Prévisions ouragans, des chiffres revus à la hausse…

Le changement climatique et ses cyclones meurtriers, va aller en s’amplifiant et, comme si ça ne suffisait pas, un séisme de 7.1 a dévasté le Mexique avec 150 morts (bilan hélas provisoire). Que l’on conteste les raisons de l’amplification des catastrophes climatiques, ne doit pas nous faire oublier que, plus personne n’est à l’abri.

Tempête Dirk 2013. Illustration

Jeudi 6 juillet 2017 à 8 h 08 – La saison des ouragans a officiellement commencé le 1er juin dernier. Les deux sommités en matière de prévisions pour la saison des ouragans ont toutes deux revu leurs prévisions à la hausse, incluant l’Université du Colorado qui a annoncé une saison plus active que la normale.

Une saison 2016 au-dessus des normales

Dans le bassin atlantique, la saison des ouragans 2016 a été plus active que la normale et la plus active depuis 2012. Des records de chaleur dans le golfe du Mexique et dans la mer des Caraïbes auront contribué à alimenter l’activité cyclonique. La présence d’un phénomène La Nina qui présente un cisaillement des vents plus faible aura aussi contribué à rendre les conditions propices au développement des ouragans.

Quinze tempêtes ont été nommées l’an dernier, soit trois de plus que la normale. Deux noms ont d’ailleurs été retirés en raison de leur impact meurtrier, soit Matthew qui est devenu le premier ouragan de catégorie 5 dans l’Atlantique en neuf ans, et Otto qui avait traversé du bassin de l’Atlantique à celui du Pacifique en balayant le Nicaragua sur son passage.

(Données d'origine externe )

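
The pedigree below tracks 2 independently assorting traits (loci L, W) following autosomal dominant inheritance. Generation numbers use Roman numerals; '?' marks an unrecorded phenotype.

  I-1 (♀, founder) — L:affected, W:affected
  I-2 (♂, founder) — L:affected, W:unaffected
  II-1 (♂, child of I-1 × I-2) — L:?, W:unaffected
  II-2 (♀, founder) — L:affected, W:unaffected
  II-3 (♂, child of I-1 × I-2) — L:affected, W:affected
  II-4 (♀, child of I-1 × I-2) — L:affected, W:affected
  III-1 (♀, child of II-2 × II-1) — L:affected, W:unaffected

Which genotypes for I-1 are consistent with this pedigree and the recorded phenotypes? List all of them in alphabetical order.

L/I-1 aff ·: Ll|LL
L/I-2 aff ·: Ll|LL
L/II-1 ? I-1×I-2: ll|Ll|LL
L/II-2 aff ·: Ll|LL
L/II-3 aff I-1×I-2: Ll|LL
L/II-4 aff I-1×I-2: Ll|LL
L/III-1 aff II-2×II-1: Ll|LL
⇒ L over [I-1,I-2,II-1,II-2,II-3,II-4,III-1]: 95 consistent
W/I-1 aff ·: Ww
W/I-2 un ·: ww
W/II-1 un I-1×I-2: ww
W/II-2 un ·: ww
W/II-3 aff I-1×I-2: Ww
W/II-4 aff I-1×I-2: Ww
W/III-1 un II-2×II-1: ww
⇒ W over [I-1,I-2,II-1,II-2,II-3,II-4,III-1]: 1 consistent

I-1 ∈ {LL Ww, Ll Ww}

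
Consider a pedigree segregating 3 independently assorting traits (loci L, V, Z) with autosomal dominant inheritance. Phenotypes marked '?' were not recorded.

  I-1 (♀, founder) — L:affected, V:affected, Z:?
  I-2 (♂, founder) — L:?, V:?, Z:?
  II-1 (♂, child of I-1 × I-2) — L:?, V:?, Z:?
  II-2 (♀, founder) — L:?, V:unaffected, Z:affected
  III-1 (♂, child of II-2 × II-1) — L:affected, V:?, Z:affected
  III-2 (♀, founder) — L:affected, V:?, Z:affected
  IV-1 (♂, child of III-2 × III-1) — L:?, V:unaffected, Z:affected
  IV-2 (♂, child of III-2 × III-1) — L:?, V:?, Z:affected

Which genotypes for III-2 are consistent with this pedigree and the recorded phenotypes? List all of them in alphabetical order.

L/I-1 aff ·: Ll|LL
L/I-2 ? ·: ll|Ll|LL
L/II-1 ? I-1×I-2: ll|Ll|LL
L/II-2 ? ·: ll|Ll|LL
L/III-1 aff II-2×II-1: Ll|LL
L/III-2 aff ·: Ll|LL
L/IV-1 ? III-2×III-1: ll|Ll|LL
L/IV-2 ? III-2×III-1: ll|Ll|LL
⇒ L over [I-1,I-2,II-1,II-2,III-1,III-2,IV-1,IV-2]: 441 consistent
V/I-1 aff ·: Vv|VV
V/I-2 ? ·: vv|Vv|VV
V/II-1 ? I-1×I-2: vv|Vv|VV
V/II-2 un ·: vv
V/III-1 ? II-2×II-1: vv|Vv
V/III-2 ? ·: vv|Vv
V/IV-1 un III-2×III-1: vv
V/IV-2 ? III-2×III-1: vv|Vv|VV
⇒ V over [I-1,I-2,II-1,II-2,III-1,III-2,IV-1,IV-2]: 66 consistent
Z/I-1 ? ·: zz|Zz|ZZ
Z/I-2 ? ·: zz|Zz|ZZ
Z/II-1 ? I-1×I-2: zz|Zz|ZZ
Z/II-2 aff ·: Zz|ZZ
Z/III-1 aff II-2×II-1: Zz|ZZ
Z/III-2 aff ·: Zz|ZZ
Z/IV-1 aff III-2×III-1: Zz|ZZ
Z/IV-2 aff III-2×III-1: Zz|ZZ
⇒ Z over [I-1,I-2,II-1,II-2,III-1,III-2,IV-1,IV-2]: 318 consistent

III-2 ∈ {LL Vv ZZ, LL Vv Zz, LL vv ZZ, LL vv Zz, Ll Vv ZZ, Ll Vv Zz, Ll vv ZZ, Ll vv Zz}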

« Pour qu’une saison aussi active que celle de 2016 se produise, il faut plusieurs ingrédients », explique Anne-Sophie Colombani, météorologue à MétéoMédia. « Il faut des eaux chaudes qui servent de carburant et permettent notamment la formation de beaucoup d’orages, il faut aussi beaucoup d’humidité en altitude, de l’air instable qui crée un mouvement d’ascendance et surtout un faible cisaillement des vents. »

2017 plus active

Les modèles initiaux semblaient indiquer que la saison 2017 allait voir un nombre de formations sous les normales. Cette année, on prévoyait ne voir que onze tempêtes tropicales se former dans l’Atlantique, contre une moyenne de douze. Quatre de ces tempêtes auraient évolué en ouragans, la moyenne annuelle étant plutôt de six et de ce nombre, deux ouragans majeurs allaient se former, soit des ouragans de catégorie 3 et plus sur l’échelle Saffir-Simpson.

Avec un début d’année en pleine forme, la NOAA et l’Université du Colorado s’entendent finalement pour dire que la saison pourrait être au-dessus de la moyenne. Cette semaine, l’Université a annoncé qu’elle prévoyait désormais 15 tempêtes nommées dans l’Atlantique, avec huit ouragans et trois ouragans majeurs, des chiffres similaires à ceux observés en 2016.

En 2016, la saison avait aussi connu un coup d’envoi inattendu alors qu’Alex s’était formé en janvier, une anomalie météo. Cette année, c’est Arlene qui a lancé la saison des ouragans le 20 avril dernier. Depuis, deux autres tempêtes tropicales se sont formées, mais aucune n’a atteint le stade d’ouragan.